C’est un chiffre très significatif. Il montre à quel point les entreprises italiennes, surtout les petites et moyennes, ne disposent pas d’un service juridique interne structuré. Cela entraîne forcément le besoin de faire appel à des compétences externes qualifiées pour gérer les problématiques juridiques de plus en plus complexes liées à l’activité économique. En pratique, l’absence de ressources internes alimente naturellement le marché des professionnels indépendants, rendant la relation de confiance entre l’avocat et l’entrepreneur centrale – voire décisive. Il ne s’agit plus simplement d’apporter une assistance technique, mais de construire une relation de long terme, fondée sur la compréhension des dynamiques de l’entreprise et la capacité à fournir des réponses rapides, concrètes et personnalisées.
Comment le rôle de l’avocat d’entreprise a-t-il évolué ces dernières années ?
Je pense que le rôle de l’avocat d’affaires a profondément changé. Il ne peut plus se contenter de gérer les contentieux ; il doit désormais accompagner l’entreprise au quotidien, en devenant un véritable conseiller stratégique. L’avocat « ex ante » – présent, impliqué et intégré aux processus de l’entreprise – est aujourd’hui indispensable pour relever efficacement les défis quotidiens. Le juriste d’entreprise moderne doit être transversal : il doit soutenir la gestion courante, faciliter l’attraction d’investissements, suivre des projets complexes, et identifier des leviers concrets de croissance comme la finance publique, les certifications ou les qualifications stratégiques. Le conseil juridique ne peut donc plus se limiter à l’aspect strictement légal, mais doit englober l’organisation interne, l’efficacité économique et financière, l’amélioration du cash-flow global et le positionnement concurrentiel de l’entreprise. Dans un contexte en perpétuelle mutation, l’avocat devient un partenaire stable, capable d’apporter des solutions efficaces et de générer une vraie valeur. C’est pourquoi j’ai insisté auprès de mes clients sur l’importance du conseil préventif, en soulignant combien il est stratégique d’intervenir avant que les problèmes n’émergent. Ce changement de perspective a donné des résultats concrets : réduction des coûts – car un conseil ciblé coûte bien moins cher qu’un procès de plusieurs années – mais aussi plus grande solidité pour l’entreprise, grâce à la prévention du contentieux et à la protection du patrimoine.
Les nouvelles technologies transforment-elles également le droit ? Comment l’avocat doit-il s’adapter ?
Absolument.

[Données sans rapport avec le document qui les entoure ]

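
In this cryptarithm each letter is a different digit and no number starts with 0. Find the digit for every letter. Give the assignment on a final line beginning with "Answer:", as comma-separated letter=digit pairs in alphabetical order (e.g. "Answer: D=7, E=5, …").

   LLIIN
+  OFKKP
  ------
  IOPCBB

Step 1. [col 1: N + P ≡ B (mod 10)] column 1 (N + P ≡ B (mod 10), carry-in 0) doesn't pin N yet; pick N=8 and continue, so N=8.
Step 2. [I] the sum has 6 digits but both addends have 5; that extra leading digit I is the final carry, namely 1 ⇒ I=1.
Step 3. [col 1: N + P ≡ B (mod 10)] no forcing yet in column 1 (carry-in 0); B=4 is free and consistent — try it, so B=4.
Step 4. [col 1: N + P ≡ B (mod 10)] column 1: given N=8, B=4, carry-in 0, and digits 1,4,8 already taken and all letters distinct, N+P≡B (mod 10) forces P=6 ⇒ P=6.
Step 5. [col 2: I + K ≡ B (mod 10)] from column 2 (I=1, B=4, carry-in 1, digits 1,4,6,8 already taken and all letters distinct): K must equal 2, so K=2.
Step 6. [col 3: I + K ≡ C (mod 10)] in column 3 we have I+K≡C with carry-in 0; given I=1, K=2 and digits 1,2,4,6,8 already taken and all letters distinct, that pins C to 3. So C=3.
Step 7. [col 4: L + F ≡ P (mod 10)] no forcing yet in column 4 (carry-in 0); F=7 is free and consistent — try it, so F=7.
Step 8. [col 4: L + F ≡ P (mod 10)] column 4 reads L+F+carry(0)=P with F=7, P=6; with digits 1,2,3,4,6,7,8 already taken and all letters distinct, the only value for L is 9. So L=9.
Step 9. [col 5: L + O ≡ O (mod 10)] column 5 (L + O ≡ O (mod 10), carry-in 1) doesn't pin O yet; pick O=5 and continue ⇒ O=5.

Answer: B=4, C=3, F=7, I=1, K=2, L=9, N=8, O=5, P=6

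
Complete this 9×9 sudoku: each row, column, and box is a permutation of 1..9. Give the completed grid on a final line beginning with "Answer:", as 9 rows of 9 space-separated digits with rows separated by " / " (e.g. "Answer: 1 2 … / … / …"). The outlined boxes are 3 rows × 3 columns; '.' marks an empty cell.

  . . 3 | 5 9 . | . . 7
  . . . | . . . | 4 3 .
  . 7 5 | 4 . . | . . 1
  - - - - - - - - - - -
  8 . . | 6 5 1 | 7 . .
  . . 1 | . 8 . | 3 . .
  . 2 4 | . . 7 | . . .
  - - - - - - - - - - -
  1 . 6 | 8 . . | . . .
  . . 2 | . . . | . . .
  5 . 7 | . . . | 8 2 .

Step 1. [r2c9∈{2,5,6,8,9}] row 2 places 5 nowhere but r2c9. So r2c9=5.
Step 2. [r5c6∈{2,4,9}] r5c6 is the only open cell in box 5 admitting 4. So r5c6=4.
Step 3. [r4c3∈{9}] r4c3 is down to just 9. So r4c3=9.
Step 4. [r6c5∈{3}] r6c5 has the single candidate 3, so r6c5=3.
Step 5. [r6c1∈{6}] nothing but 6 survives at r6c1, so r6c1=6.
Step 6. [r8c1∈{3,4,9}] r8c1 is the only open cell in col 1 admitting 3, so r8c1=3.
Step 7. [r6c4∈{9}] r6c4 is down to just 9. So r6c4=9.
Step 8. [r3c6∈{2,3,6,8}] r3c6 is the only open cell in row 3 admitting 3. So r3c6=3.
Step 9. [r8c2∈{4,8,9}] 8 has one home in row 8: r8c2 ⇒ r8c2=8.
Step 10. [r3c8∈{6,8,9}] r3c8 is the only open cell in row 3 admitting 8, so r3c8=8.
Step 11. [r1c8∈{6}] r1c8's peers cover all but 6. So r1c8=6.
Step 12. [r8c7∈{1,5,6,9}] in col 7, 6 fits only at r8c7. So r8c7=6.
Step 13. [r8c8∈{1,4,5,7,9}] 1 has one home in box 9: r8c8. So r8c8=1.
Step 14. [r2c2∈{1,6,9}] col 2 places 6 nowhere but r2c2 ⇒ r2c2=6.
Step 15. [r7c8∈{4,5,7,9}] r7c8 is the only open cell in col 8 admitting 7, so r7c8=7.
Step 16. [r3c7∈{2,9}] box 3 places 9 nowhere but r3c7, so r3c7=9.
Step 17. [r3c1∈{2}] r3c1 has the single candidate 2 ⇒ r3c1=2.
Step 18. [r7c9∈{3,4,9}] r7c9 is the only open cell in row 7 admitting 3. So r7c9=3.
Step 19. [r6c8∈{5}] r6c8 has the single candidate 5, so r6c8=5.
Step 20. [r1c6∈{2,8}] row 1 places 8 nowhere but r1c6, so r1c6=8.
Step 21. [r2c6∈{2}] only 2 remains possible at r2c6, so r2c6=2.
Step 22. [r8c4∈{7}] r8c4 is down to just 7 ⇒ r8c4=7.
Step 23. [r8c5∈{4}] r8c5's peers cover all but 4 ⇒ r8c5=4.
Step 24. [r9c9∈{4,9}] box 9 places 4 nowhere but r9c9, so r9c9=4.
Step 25. [r8c6∈{5,9}] across row 8, 5 lands solely at r8c6 ⇒ r8c6=5.
Step 26. [r5c9∈{2,6,9}] 6 has one home in row 5: r5c9 ⇒ r5c9=6.
Step 27. [r7c2∈{4,9}] 4 has one home in row 7: r7c2 ⇒ r7c2=4.
Step 28. [r9c6∈{6,9}] r9c6 is the only open cell in col 6 admitting 6, so r9c6=6.
Step 29. [r2c4∈{1}] r2c4 has the single candidate 1. So r2c4=1.
Step 30. [r9c4∈{3}] r9c4's peers cover all but 3, so r9c4=3.
Step 31. [r4c9∈{2}] r4c9's peers cover all but 2. So r4c9=2.
Step 32. [r9c5∈{1}] only 1 remains possible at r9c5, so r9c5=1.
Step 33. [r5c8∈{9}] r5c8 has the single candidate 9, so r5c8=9.
Step 34. [r4c2∈{3}] only 3 remains possible at r4c2 ⇒ r4c2=3.
Step 35. [r2c5∈{7}] nothing but 7 survives at r2c5. So r2c5=7.
Step 36. [r7c6∈{9}] nothing but 9 survives at r7c6 ⇒ r7c6=9.
Step 37. [r5c4∈{2}] r5c4's peers cover all but 2 ⇒ r5c4=2.
Step 38. [r4c8∈{4}] r4c8 is down to just 4 ⇒ r4c8=4.
Step 39. [r6c7∈{1}] r6c7's peers cover all but 1. So r6c7=1.
Step 40. [r5c2∈{5}] r5c2 has the single candidate 5. So r5c2=5.
Step 41. [r1c7∈{2}] r1c7 has the single candidate 2, so r1c7=2.
Step 42. [r3c5∈{6}] r3c5's peers cover all but 6 ⇒ r3c5=6.
Step 43. [r7c7∈{5}] r7c7's peers cover all but 5 ⇒ r7c7=5.
Step 44. [r6c9∈{8}] r6c9 is down to just 8 ⇒ r6c9=8.
Step 45. [r9c2∈{9}] r9c2 has the single candidate 9. So r9c2=9.
Step 46. [r5c1∈{7}] r5c1 is down to just 7 ⇒ r5c1=7.
Step 47. [r7c5∈{2}] r7c5's peers cover all but 2. So r7c5=2.
Step 48. [r1c2∈{1}] r1c2 is down to just 1 ⇒ r1c2=1.
Step 49. [r1c1∈{4}] r1c1's peers cover all but 4. So r1c1=4.
Step 50. [r2c3∈{8}] only 8 remains possible at r2c3. So r2c3=8.
Step 51. [r2c1∈{9}] r2c1's peers cover all but 9, so r2c1=9.
Step 52. [r8c9∈{9}] r8c9 is down to just 9. So r8c9=9.

Answer: 4 1 3 5 9 8 2 6 7 / 9 6 8 1 7 2 4 3 5 / 2 7 5 4 6 3 9 8 1 / 8 3 9 6 5 1 7 4 2 / 7 5 1 2 8 4 3 9 6 / 6 2 4 9 3 7 1 5 8 / 1 4 6 8 2 9 5 7 3 / 3 8 2 7 4 5 6 1 9 / 5 9 7 3 1 6 8 2 4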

Les nouvelles technologies bouleversent non seulement les marchés, mais aussi le cadre juridique et les responsabilités qui y sont liées. Pensons, par exemple, à la blockchain, aux cryptomonnaies, à la finance décentralisée (DeFi) ou à l’intelligence artificielle appliquée aux processus d’entreprise. Ce sont des domaines en pleine évolution, souvent encore peu ou mal régulés, mais qui soulèvent des enjeux juridiques concrets et complexes. L’avocat doit évoluer lui aussi : il faut de nouveaux outils, un esprit ouvert et la capacité de décrypter l’innovation technologique sous l’angle juridique. Savoir maîtriser ces nouveaux instruments et les mettre au service des entreprises devient essentiel pour leur compétitivité, tant nationale qu’internationale. Aujourd’hui, le risque juridique est souvent lié aux outils numériques. Ignorer ces outils, c’est risquer d’être exclu ou, pire encore, de ne pas savoir protéger efficacement son client. En résumé, le droit ne peut plus courir après l’innovation : il doit apprendre à avancer à ses côtés.
Vous avez fondé « Quinta Dimensione Studio », une association entre professionnels. Pourquoi ce choix ?
Parce qu’aujourd’hui, les défis des entreprises sont multidimensionnels et appellent des solutions transversales. Aucun professionnel seul ne peut répondre à tous les besoins d’une entreprise moderne. C’est sur cette conviction qu’est né « Quinta Dimensione Studio » : une équipe intégrée composée d’avocats, d’ingénieurs, d’architectes, de courtiers et d’experts-comptables. Nous avons voulu créer un pôle de référence unique pour l’entrepreneur, capable d’apporter des réponses rapides, complètes et coordonnées. La présence de plusieurs profils professionnels au sein du même cabinet permet d’aborder les problématiques de l’entreprise sous tous les angles : juridique, fiscal, technique, organisationnel. L’interdisciplinarité est aujourd’hui la véritable clé pour offrir un service réellement utile, qui ne se limite pas à la gestion de l’ordinaire, mais qui sache anticiper les problèmes et identifier des opportunités concrètes pour la croissance et la stabilité de l’entreprise. Chez Quinta Dimensione Studio, nous plaçons l’entrepreneur au centre, en lui offrant un accompagnement sur mesure et coordonné, capable de le soutenir dans toutes les étapes de son parcours : du quotidien à la stratégie de développement à moyen et long terme.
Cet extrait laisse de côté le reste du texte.